Staying on top of payroll can be a time-consuming and stressful process. Especially if you take care of your payroll in-house using small business bank or a third-party software, it can quickly become a nightmare for business owners.
When you think of payroll you might associate with issuing paychecks. Indeed this is a very important part of the payroll but payroll is also about filing and withholding taxes and handing paycheck deductions like benefits and garnishments.
Employees of any organization are one of the most valuable assets when it comes to growing a business and making profits. The main ones who interact with all the clients, executing daily tasks and can help to bring new business.
All the employees of the organization work really hard for the company’s business, it is very important for them to be rewarded for all their time and efforts towards the organization.
Payroll isn’t something about making cheques and to keep a record of your employees getting paid on time. I
n fact, it is way more than that. When you get into the process of handling the payroll, you will understand it is really a difficult and complicated task, not as easy as it seems.
One of the biggest reasons many organizations “more known as a small business” chooses to outsource their payroll to a third party. The third-party handles your payroll by giving you the freedom to focus on your business.
- New Hire Procedures
- Wage Payments
- Payroll Taxes
- Record Keeping
- Proper Classification of Employees
- Software for your Business
- Create a Budget
1. New Hire Procedures
When you are hiring a new employee, you are always required to perform a new hiring report with the designated state agency after they’ve been hired. That agency will go ahead and verify if your employees are legally allowed to work in the country and hand over to them the required tax forms to complete the details, Such as a W-4 for federal income tax withholding. If you don’t have this form you won’t be able to withhold the taxes of your employees.
2. Wage Payments
It is very important to understand the federal and state minimum wage laws – as it is one of the most important things about payroll. Some of the states do have a higher minimum wage than the federal law requires. In such cases, the higher rates will apply. The minimum wage laws also apply to tipped and exempt workers – which is very important to know.
Additionally, some of the states do require paid rest breaks and have the laws that require paying employees by a certain time.
3. Payroll Taxes
Employment takes are broken up into two categories: Employer and employee liabilities. You will be responsible as an employer for withholding and paying federal, state and local employment taxes along with your own portion. You should report your taxes to the respective agency. Civil and criminal penalties may apply over you if you fail to comply with the tax regulations.
Payroll is very complicated and detail orientated – seems very easy but no it’s not. And this is a reason most small businesses find it more cost-efficient to outsource their payroll services to a third-party provider.
4. Record Keeping
The main requirement of the Fair Labor Standards Act (FLSA) is to maintain certain records for both exempt and nonexempt employees. The FLSA also maintains the records. The required documents include employment contracts, time cards, and records that show the deductions from and additions to wages. You need to be in touch with your state in order to see if they have the record-keeping requirements as well.

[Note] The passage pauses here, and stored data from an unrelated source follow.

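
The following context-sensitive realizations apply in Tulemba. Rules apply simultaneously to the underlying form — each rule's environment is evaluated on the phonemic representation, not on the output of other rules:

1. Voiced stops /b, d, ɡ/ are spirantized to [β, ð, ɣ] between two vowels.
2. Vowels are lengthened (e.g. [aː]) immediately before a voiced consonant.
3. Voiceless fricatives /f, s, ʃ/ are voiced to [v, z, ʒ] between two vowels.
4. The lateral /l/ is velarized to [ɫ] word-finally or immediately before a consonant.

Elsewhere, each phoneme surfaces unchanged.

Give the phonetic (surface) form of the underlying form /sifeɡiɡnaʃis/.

/s/ (word-initial): rule 3 targets it, but not between two vowels → unchanged [s].
/i/ — between /s/ and /f/; rule 2 does not apply here → [i].
/f/ (between /i/ and /e/) occurs between two vowels → [v] by rule 3.
Rule 2 applies to /e/ (between /f/ and /ɡ/: before a voiced consonant) → [eː].
Rule 1 applies to /ɡ/ (between /e/ and /i/: between two vowels) → [ɣ].
/i/ (between /ɡ/ and /ɡ/): before a voiced consonant, so rule 2 applies → [iː].
/ɡ/ (between /i/ and /n/): rule 1 targets it, but not between two vowels → unchanged [ɡ].
/n/ stays [n].
/a/ — between /n/ and /ʃ/; rule 2 does not apply here → [a].
/ʃ/ (between /a/ and /i/): between two vowels, so rule 3 applies → [ʒ].
/i/ — between /ʃ/ and /s/; rule 2 does not apply here → [i].
/s/ (word-final) is in the target of rule 3 but the environment (between two vowels) is not met → [s].

[siveːɣiːɡnaʒis]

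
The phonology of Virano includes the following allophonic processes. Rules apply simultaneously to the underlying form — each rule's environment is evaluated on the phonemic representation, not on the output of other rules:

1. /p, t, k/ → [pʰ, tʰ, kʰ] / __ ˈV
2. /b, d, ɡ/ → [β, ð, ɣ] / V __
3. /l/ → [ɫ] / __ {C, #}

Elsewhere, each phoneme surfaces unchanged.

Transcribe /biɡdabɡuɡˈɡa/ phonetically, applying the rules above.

/b/ (word-initial) fails the environment for rule 2, so it stays [b].
/i/ (between /b/ and /ɡ/): no rule targets it → [i].
/ɡ/ (between /i/ and /d/): immediately after a vowel, so rule 2 applies → [ɣ].
/d/ (between /ɡ/ and /a/) fails the environment for rule 2, so it stays [d].
/a/ — not in any rule's target class → [a].
/b/ meets the environment for rule 2 (immediately after a vowel) → [β].
/ɡ/ (between /b/ and /u/) is in the target of rule 2 but the environment (immediately after a vowel) is not met → [ɡ].
/u/ (between /ɡ/ and /ɡ/): no rule targets it → [u].
/ɡ/ (between /u/ and /ɡ/) occurs immediately after a vowel → [ɣ] by rule 2.
/ɡ/ (between /ɡ/ and /a/) fails the environment for rule 2, so it stays [ɡ].
/a/ (word-final): no rule targets it → [a].

[biɣdaβɡuɣˈɡa]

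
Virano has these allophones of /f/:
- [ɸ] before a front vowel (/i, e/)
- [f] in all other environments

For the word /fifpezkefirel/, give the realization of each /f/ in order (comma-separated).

Occurrence 1 (position 1): before a front vowel (/i, e/) → [ɸ].
Occurrence 2 (position 3): no conditioning environment matches → elsewhere allophone [f].
Occurrence 3 (position 9): before a front vowel (/i, e/) → [ɸ].

[ɸ], [f], [ɸ]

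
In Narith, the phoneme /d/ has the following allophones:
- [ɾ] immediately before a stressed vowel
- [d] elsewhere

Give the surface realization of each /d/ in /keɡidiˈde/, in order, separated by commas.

[d], [ɾ]

Occurrence 1 (position 5): no conditioning environment matches → elsewhere allophone [d].
Occurrence 2 (position 7): immediately before a stressed vowel → [ɾ].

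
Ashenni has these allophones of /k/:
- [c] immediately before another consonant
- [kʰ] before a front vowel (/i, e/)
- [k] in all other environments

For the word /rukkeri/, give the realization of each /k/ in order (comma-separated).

[c], [kʰ]

Occurrence 1 (position 3): immediately before another consonant → [c].
Occurrence 2 (position 4): before a front vowel (/i, e/) → [kʰ].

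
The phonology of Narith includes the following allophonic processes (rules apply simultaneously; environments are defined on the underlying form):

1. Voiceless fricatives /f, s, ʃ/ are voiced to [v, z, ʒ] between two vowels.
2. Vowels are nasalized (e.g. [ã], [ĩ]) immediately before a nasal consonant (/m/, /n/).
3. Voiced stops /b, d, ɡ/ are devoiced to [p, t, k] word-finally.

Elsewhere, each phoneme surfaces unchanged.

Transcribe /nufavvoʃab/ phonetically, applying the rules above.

[nuvavvoʒap]

/n/ (word-initial): no rule targets it → [n].
/u/ (between /n/ and /f/): rule 2 targets it, but not before a nasal consonant → unchanged [u].
Rule 1 applies to /f/ (between /u/ and /a/: between two vowels) → [v].
/a/ (between /f/ and /v/): rule 2 targets it, but not before a nasal consonant → unchanged [a].
/v/ stays [v].
/v/ (between /v/ and /o/): no rule targets it → [v].
/o/ — between /v/ and /ʃ/; rule 2 does not apply here → [o].
/ʃ/ — between /o/ and /a/, between two vowels — surfaces as [ʒ] (rule 1).
/a/ (between /ʃ/ and /b/): rule 2 targets it, but not before a nasal consonant → unchanged [a].
/b/ (word-final) occurs word-finally → [p] by rule 3.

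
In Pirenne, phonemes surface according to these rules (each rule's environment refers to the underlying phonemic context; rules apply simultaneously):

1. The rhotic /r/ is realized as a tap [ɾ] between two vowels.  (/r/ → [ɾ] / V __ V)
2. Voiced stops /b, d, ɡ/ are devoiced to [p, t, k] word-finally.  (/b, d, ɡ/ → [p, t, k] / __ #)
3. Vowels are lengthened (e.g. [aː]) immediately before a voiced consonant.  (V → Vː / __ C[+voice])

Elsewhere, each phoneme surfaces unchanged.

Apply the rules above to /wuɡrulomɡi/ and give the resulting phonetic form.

/u/ (between /w/ and /ɡ/): before a voiced consonant, so rule 3 applies → [uː].
/ɡ/ — between /u/ and /r/; rule 2 does not apply here → [ɡ].
/r/ (between /ɡ/ and /u/): rule 1 targets it, but not between two vowels → unchanged [r].
/u/ — between /r/ and /l/, before a voiced consonant — surfaces as [uː] (rule 3).
/o/ meets the environment for rule 3 (before a voiced consonant) → [oː].
/ɡ/ (between /m/ and /i/): rule 2 targets it, but not word-finally → unchanged [ɡ].
/i/ (word-final) fails the environment for rule 3, so it stays [i].

[wuːɡruːloːmɡi]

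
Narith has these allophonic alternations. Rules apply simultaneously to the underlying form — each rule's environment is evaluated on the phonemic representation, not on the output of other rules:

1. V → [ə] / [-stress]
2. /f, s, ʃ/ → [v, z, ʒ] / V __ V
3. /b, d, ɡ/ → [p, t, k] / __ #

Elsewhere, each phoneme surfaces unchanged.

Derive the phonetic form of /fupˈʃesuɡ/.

/f/ — word-initial; rule 2 does not apply here → [f].
/u/ (between /f/ and /p/): in an unstressed syllable, so rule 1 applies → [ə].
/p/ — not in any rule's target class → [p].
/ʃ/ (between /p/ and /e/): rule 2 targets it, but not between two vowels → unchanged [ʃ].
/e/ (between /ʃ/ and /s/) is in the target of rule 1 but the environment (in an unstressed syllable) is not met → [e].
/s/ — between /e/ and /u/, between two vowels — surfaces as [z] (rule 2).
/u/ meets the environment for rule 1 (in an unstressed syllable) → [ə].
/ɡ/ (word-final): word-finally, so rule 3 applies → [k].

[fəpˈʃezək]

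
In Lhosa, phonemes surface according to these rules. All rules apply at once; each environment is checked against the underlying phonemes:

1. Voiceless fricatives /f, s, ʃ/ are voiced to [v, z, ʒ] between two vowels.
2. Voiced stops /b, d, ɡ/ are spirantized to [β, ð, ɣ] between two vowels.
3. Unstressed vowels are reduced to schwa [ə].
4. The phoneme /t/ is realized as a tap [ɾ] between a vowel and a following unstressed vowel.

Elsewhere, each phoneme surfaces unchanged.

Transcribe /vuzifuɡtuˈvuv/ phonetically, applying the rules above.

/v/ (word-initial): no rule targets it → [v].
/u/ (between /v/ and /z/) occurs in an unstressed syllable → [ə] by rule 3.
/z/ stays [z].
/i/ meets the environment for rule 3 (in an unstressed syllable) → [ə].
/f/ meets the environment for rule 1 (between two vowels) → [v].
/u/ — between /f/ and /ɡ/, in an unstressed syllable — surfaces as [ə] (rule 3).
/ɡ/ — between /u/ and /t/; rule 2 does not apply here → [ɡ].
/t/ (between /ɡ/ and /u/) is in the target of rule 4 but the environment (between a vowel and a following unstressed vowel) is not met → [t].
/u/ — between /t/ and /v/, in an unstressed syllable — surfaces as [ə] (rule 3).
/v/ stays [v].
/u/ (between /v/ and /v/) fails the environment for rule 3, so it stays [u].
/v/ — not in any rule's target class → [v].

[vəzəvəɡtəˈvuv]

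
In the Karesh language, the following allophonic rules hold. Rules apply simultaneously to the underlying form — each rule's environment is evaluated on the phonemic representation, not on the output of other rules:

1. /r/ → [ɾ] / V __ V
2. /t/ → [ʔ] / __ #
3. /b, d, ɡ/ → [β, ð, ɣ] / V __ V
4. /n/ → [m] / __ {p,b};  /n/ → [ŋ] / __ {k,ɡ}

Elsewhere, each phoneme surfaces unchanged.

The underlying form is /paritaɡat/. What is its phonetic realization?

[paɾitaɣaʔ]

/p/ — not in any rule's target class → [p].
/a/ — not in any rule's target class → [a].
Rule 1 applies to /r/ (between /a/ and /i/: between two vowels) → [ɾ].
/i/ (between /r/ and /t/): no rule targets it → [i].
/t/ (between /i/ and /a/) is in the target of rule 2 but the environment (word-finally) is not met → [t].
/a/ (between /t/ and /ɡ/) is unaffected → [a].
Rule 3 applies to /ɡ/ (between /a/ and /a/: between two vowels) → [ɣ].
/a/ (between /ɡ/ and /t/): no rule targets it → [a].
/t/ meets the environment for rule 2 (word-finally) → [ʔ].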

4. Proper Classification of Employees
The Fair Labor Standards Act (FLSA) sets federal requirements for exempt employees; they are excluded from the act’s overtime pay provisions. Employees who are not excluded are labeled as nonexempt, and they qualify for overtime pay if they work more than 40 hours per week. By classifying exempt and nonexempt employees, you might accidentally cause a misclassified employee not to receive the overtime pay he/ she might be entitled to.
In simple words salary-based employees are exempt and hourly based employees are nonexempt.
It is important to understand the differences between an employee and an independent contractor. Accordingly to the IRS, an independent contractor is a self-employed person. An employee is always paid through payroll and an independent contractor is not.
Classifying employee as an independent contractor can cause some issues for he/she to receive certain benefits that they might be entitled to such as overtime, family/medical leaves, and unemployment insurance.
Software for your Business
When you are about to choose your software for your organization, go for the option that is hosted over the cloud. This will help you make it easier to access all of the information regarding your payroll in one place altogether. When and where you need it.
While finding the payroll software, you should invest in a management program that can make it easier and stress-free payroll for you.
For example: enable employees to integrate their payroll software into the system, which can boosts collaboration and improve communication during the payroll process.
Create a Budget
While planning your payroll be sure to budget your wages and taxes. As employees are required to pay Social Security and Medicare taxes from time to time. And some are required to pay unemployment taxes. Make sure to always plan ahead of all such expenses.
Importance of Payroll
In short payroll processing is one of the extremely important parts of a business for legal and financial reasons. Your employees are one of the most important assets whenever it comes to grow or expand your business.
- According to Investopedia, payroll is “The sum total of all compensation that a business must pay to its employees for a set period of time or on a given date,” which includes salaries, wages, deductions, bonuses, and net pay.
- In many cases, payroll is handled by the accounts department of a business/organization
- Small-business owners may also choose for payroll to be managed directly in-house or by an associate.
- Payroll marks up the largest deductible for a business, the expense it takes to compensate each employee’s salary or wage is remarkable.
- Pay periods can also vary due to some situations like overtime or sick leaves.